Miller also examines the anarchist movement, focusing in particular on the Haymarket riots, the Homestead strike, Alexander Berkman, and Emma Goldman. Czolgosz pops up in the narrative here and there, but he is almost a minor character throughout the book. Miller pays more attention to the nascent anarchist movement and how most Americans viewed anarchists. Czolgosz seemed to me to be at the fringe of the movement, much more so a loner than anything else. He was mildly lazy, working sometimes, loafing others. He was also a vagabond, bouncing around between Cleveland, Detroit, Chicago, Buffalo and Akron. Czolgosz had no friends; even his family disliked him due to his disagreeable nature.
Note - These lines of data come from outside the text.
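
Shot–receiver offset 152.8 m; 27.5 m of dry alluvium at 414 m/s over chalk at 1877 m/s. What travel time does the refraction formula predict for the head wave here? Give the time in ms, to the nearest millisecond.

θ_c = arcsin(V₁/V₂) = arcsin(414/1877) = 12.74°, cos θ_c = 0.9754.
Intercept time tᵢ = 2h cos θ_c / V₁ = 2·27.5·0.9754/414 = 0.12958 s.
t = x/V₂ + tᵢ = 152.8/1877 + 0.12958 = 0.21098 s.

211 ms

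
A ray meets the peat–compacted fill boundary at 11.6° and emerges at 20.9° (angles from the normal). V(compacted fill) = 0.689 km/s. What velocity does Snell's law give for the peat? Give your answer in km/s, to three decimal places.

sin 11.6° = 0.2011; sin 20.9° = 0.3567.
V₁ = V₂·(sin θ₁/sin θ₂) = 0.689·(0.2011/0.3567) = 0.388 km/s.

0.388 km/s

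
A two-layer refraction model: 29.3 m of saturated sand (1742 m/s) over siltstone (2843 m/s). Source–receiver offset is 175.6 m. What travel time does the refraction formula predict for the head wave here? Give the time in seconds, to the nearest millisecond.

0.088 s

θ_c = arcsin(V₁/V₂) = arcsin(1742/2843) = 37.79°, cos θ_c = 0.7903.
Intercept time tᵢ = 2h cos θ_c / V₁ = 2·29.3·0.7903/1742 = 0.02658 s.
t = x/V₂ + tᵢ = 175.6/2843 + 0.02658 = 0.08835 s.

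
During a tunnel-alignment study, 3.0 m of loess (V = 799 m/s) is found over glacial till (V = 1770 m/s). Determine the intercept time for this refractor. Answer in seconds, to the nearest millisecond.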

Also, and perhaps I missed something here, but I did not fully make a connection between Czolgosz and anarchism. He was not very active in their causes. While he did attend some meetings at intervals, he was viewed with suspicion by most of the other known anarchists. He did not evidence any hatred or intense dislike of McKinley prior to pulling the trigger of his revolver. So was he an anarchist? Or just a disgruntled loner? I am not really sure. Unlike Charles Guiteau (James Garfield's assassin) he was not judged insane or anywhere close to that. Honestly, he made me think of Oswald and his assassination of John F. Kennedy. Both of these men did not seem so much as to espouse any particular cause (although Oswald definitely held some Communist leanings) as to be nasty little men lived unhappy existences and made those around them unhappy.
Miller provides a nice epilogue, reviewing in brief all of the major areas that he covered in the book: anarchism, China, Cuba, the Philippines, the Open Door policy, Ida McKinley, American imperialism, and Goldman. The events of McKinley's presidency significantly altered America's role in global affairs, and while not making it a super power overnight, definitely set it on the path to becoming one by the end of WWII.
But ultimately this book did not fire on all cylinders for me. There was too much jumping around, both in timeline and in geography. Miller alternated chapters between the imperialist storyline and the anarchist movement. And among those, the location changed each chapter. So the result is that the reader is plunged into 1890s Cuba only to immediately be throw backward into Chicago twenty years before, then sent forward to the late 1890s but in China instead of Cuba, then back in time again, but this time to the early 1880s in Pittsburgh. It did not work for me. I am not opposed to alternating the storylines between chapters. Many writers do that well (Erik Larson is one that immediately comes to mind). But the shifting places and combined with the shifting in time, and then throw in different people being the focus from one chapter to another, made the narrative disorienting. The actual assassination itself, aside from the lead-up to it in the very beginning of the book, almost seems like an afterthought by the time Miller gets to it. In addition, he abruptly returns to the moment when McKinley is shot, in the middle of a chapter. Conceptually, this probably looked a lot better in an outline form than how the final product ended up.